In this case, the liner notes are to a 1992 operetta-style rerecording of the complete score of Brigadoon. Operetta-style (and, in some cases, full-fledged operatic) rerecordings of Broadway classics have become quite frequent in recent years, with such shows as Oklahoma!, The Sound of Music, West Side Story, and My Fair Lady getting the treatment, with excellent singers and orchestras. In most cases, these recordings strive to create their own impressions of the shows in question, as opposed to trying to recreate the magic of the original casts. Sometimes the effect can be a bit jarring -- hearing Kiri Te Kanawa sing "I Could Have Danced All Night", from My Fair Lady, after a lifetime of hearing the original Julie Andrews version (or Marni Nixon's), is a good example -- but in other cases, the new recording has a vitality all its own. That is the case with this incarnation of Brigadoon.

Many listeners, if they are familiar with Brigadoon at all, will be familiar with it not through the actual stage version but through the 1954 film starring Gene Kelly and Cyd Charisse. This was certainly the case with me, and this recording was therefore packed with surprises.

First are all the wonderful Lerner-and-Loewe songs that didn't make it into the film in the first place: love songs like "Come To Me, Bend To Me" and "There But For You Go I" were excluded due to running time concerns, and a pair of songs with racy content ("The Love of My Life" and "My Mother's Wedding Day") were censored before filming ever took place. It's fascinating to listen to "The Love of My Life", with its intricate and suggestive word-play, full of puns and entendres, and reflect on the fact that Brigadoon comes from an age when the original Broadway performer found those lyrics almost too embarrassing to perform.

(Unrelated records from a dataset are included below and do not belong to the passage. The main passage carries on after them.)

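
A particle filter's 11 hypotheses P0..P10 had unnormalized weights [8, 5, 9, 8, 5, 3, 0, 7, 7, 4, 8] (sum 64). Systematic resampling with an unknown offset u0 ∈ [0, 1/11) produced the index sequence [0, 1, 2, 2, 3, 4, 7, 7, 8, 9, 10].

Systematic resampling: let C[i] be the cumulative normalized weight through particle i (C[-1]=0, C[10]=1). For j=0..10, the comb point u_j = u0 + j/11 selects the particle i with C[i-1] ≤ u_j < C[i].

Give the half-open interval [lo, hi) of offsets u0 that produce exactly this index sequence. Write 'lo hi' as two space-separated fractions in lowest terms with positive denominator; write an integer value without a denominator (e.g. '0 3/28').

17/352 5/88

C = [1/8, 13/64, 11/32, 15/32, 35/64, 19/32, 19/32, 45/64, 13/16, 7/8, 1]
j=0 picked index 0: u0 ∈ [0, 1/8)
j=1 picked index 1: u0 ∈ [3/88, 79/704)
j=2 picked index 2: u0 ∈ [15/704, 57/352)
j=3 picked index 2: u0 ∈ [-49/704, 25/352)
j=4 picked index 3: u0 ∈ [-7/352, 37/352)
j=5 picked index 4: u0 ∈ [5/352, 65/704)
j=6 picked index 7: u0 ∈ [17/352, 111/704)
j=7 picked index 7: u0 ∈ [-15/352, 47/704)
j=8 picked index 8: u0 ∈ [-17/704, 15/176)
j=9 picked index 9: u0 ∈ [-1/176, 5/88)
j=10 picked index 10: u0 ∈ [-3/88, 1/11)
intersection: [17/352, 5/88)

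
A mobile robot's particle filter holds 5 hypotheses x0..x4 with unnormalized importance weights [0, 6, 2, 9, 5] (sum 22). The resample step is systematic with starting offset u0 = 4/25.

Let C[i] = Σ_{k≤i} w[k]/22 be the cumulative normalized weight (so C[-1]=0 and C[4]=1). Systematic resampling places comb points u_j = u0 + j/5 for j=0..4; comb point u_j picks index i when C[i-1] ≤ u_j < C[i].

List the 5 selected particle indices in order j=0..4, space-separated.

C = [0, 3/11, 4/11, 17/22, 1]
j=0: u_0=4/25 ∈ [0, 3/11) → index 1
j=1: u_1=9/25 ∈ [3/11, 4/11) → index 2
j=2: u_2=14/25 ∈ [4/11, 17/22) → index 3
j=3: u_3=19/25 ∈ [4/11, 17/22) → index 3
j=4: u_4=24/25 ∈ [17/22, 1) → index 4

1 2 3 3 4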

The songs that made it to the film, though, are also quite different. "The Heather on the Hill" and "Almost Like Bein' In Love", in the film, are both sung entirely by Gene Kelly and then serve as underscore for a pair of dance numbers. (Not to belittle this. Few things in this world are more magical than a Gene Kelly dance number.) Here, though, these songs are revealed in their original conceptions as love duets between Tommy and Fiona, which has the effect of making Fiona more of a musical partner in the proceedings. The lyrics of "I'll Go Home With Bonnie Jean" are also different in their original version, and feature a couple of extra verses.

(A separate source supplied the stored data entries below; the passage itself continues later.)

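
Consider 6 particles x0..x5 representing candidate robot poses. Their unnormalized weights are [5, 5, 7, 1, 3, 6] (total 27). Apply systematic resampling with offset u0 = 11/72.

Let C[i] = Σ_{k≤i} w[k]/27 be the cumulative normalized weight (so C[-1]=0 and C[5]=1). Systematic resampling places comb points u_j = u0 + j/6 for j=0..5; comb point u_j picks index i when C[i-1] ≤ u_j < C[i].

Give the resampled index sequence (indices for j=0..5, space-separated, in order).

0 1 2 3 5 5

C = [5/27, 10/27, 17/27, 2/3, 7/9, 1]
j=0: u_0=11/72 ∈ [0, 5/27) → index 0
j=1: u_1=23/72 ∈ [5/27, 10/27) → index 1
j=2: u_2=35/72 ∈ [10/27, 17/27) → index 2
j=3: u_3=47/72 ∈ [17/27, 2/3) → index 3
j=4: u_4=59/72 ∈ [7/9, 1) → index 5
j=5: u_5=71/72 ∈ [7/9, 1) → index 5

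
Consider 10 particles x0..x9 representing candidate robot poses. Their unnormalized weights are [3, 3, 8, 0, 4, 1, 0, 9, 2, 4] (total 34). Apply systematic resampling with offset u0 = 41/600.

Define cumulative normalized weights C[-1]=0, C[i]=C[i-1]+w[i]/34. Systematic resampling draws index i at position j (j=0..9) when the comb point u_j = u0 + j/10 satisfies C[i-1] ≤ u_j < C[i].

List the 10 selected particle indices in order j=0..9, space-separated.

0 1 2 2 4 7 7 7 8 9

C = [3/34, 3/17, 7/17, 7/17, 9/17, 19/34, 19/34, 14/17, 15/17, 1]
j=0: u_0=41/600 ∈ [0, 3/34) → index 0
j=1: u_1=101/600 ∈ [3/34, 3/17) → index 1
j=2: u_2=161/600 ∈ [3/17, 7/17) → index 2
j=3: u_3=221/600 ∈ [3/17, 7/17) → index 2
j=4: u_4=281/600 ∈ [7/17, 9/17) → index 4
j=5: u_5=341/600 ∈ [19/34, 14/17) → index 7
j=6: u_6=401/600 ∈ [19/34, 14/17) → index 7
j=7: u_7=461/600 ∈ [19/34, 14/17) → index 7
j=8: u_8=521/600 ∈ [14/17, 15/17) → index 8
j=9: u_9=581/600 ∈ [15/17, 1) → index 9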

The recording itself is excellent -- one of the best I've heard, in fact. The sound is bright, warm and theatrical, and even in the largest of the ensemble numbers maintains clarity of detail such that individual voices in the chorus can be discerned. And in the softest passages, the recording achieves a hushed intimacy that is also crystalline in its clarity. This is most clear toward the beginning, when Tommy and Jeff are talking in the woods, and then they hear, off in the distance, the softest chorus I've ever heard on CD, singing "Brigadoon". The performers are all first-rate, particularly Rebecca Luker as Fiona. She gives her songs just enough Scottish brogue to suggest the effect, without laying it on too thick. No James Doohan-style Scottish histrionics here, just excellent diction with the right hint of accent.

The CD doesn't present much of the show's dialogue; just a few essential passages in between the numbers to establish the characters and story, plus those passages that actually occur within the songs themselves. The above-mentioned liner notes are excellent, providing the complete lyrics (with helpful synopses to explain the action in spots where the dialogue has been excised) as well as a pair of background essays on the show itself. This is a superb recording, and should be in the collection of anyone interested in Brigadoon, Lerner and Loewe, or even in Broadway in general.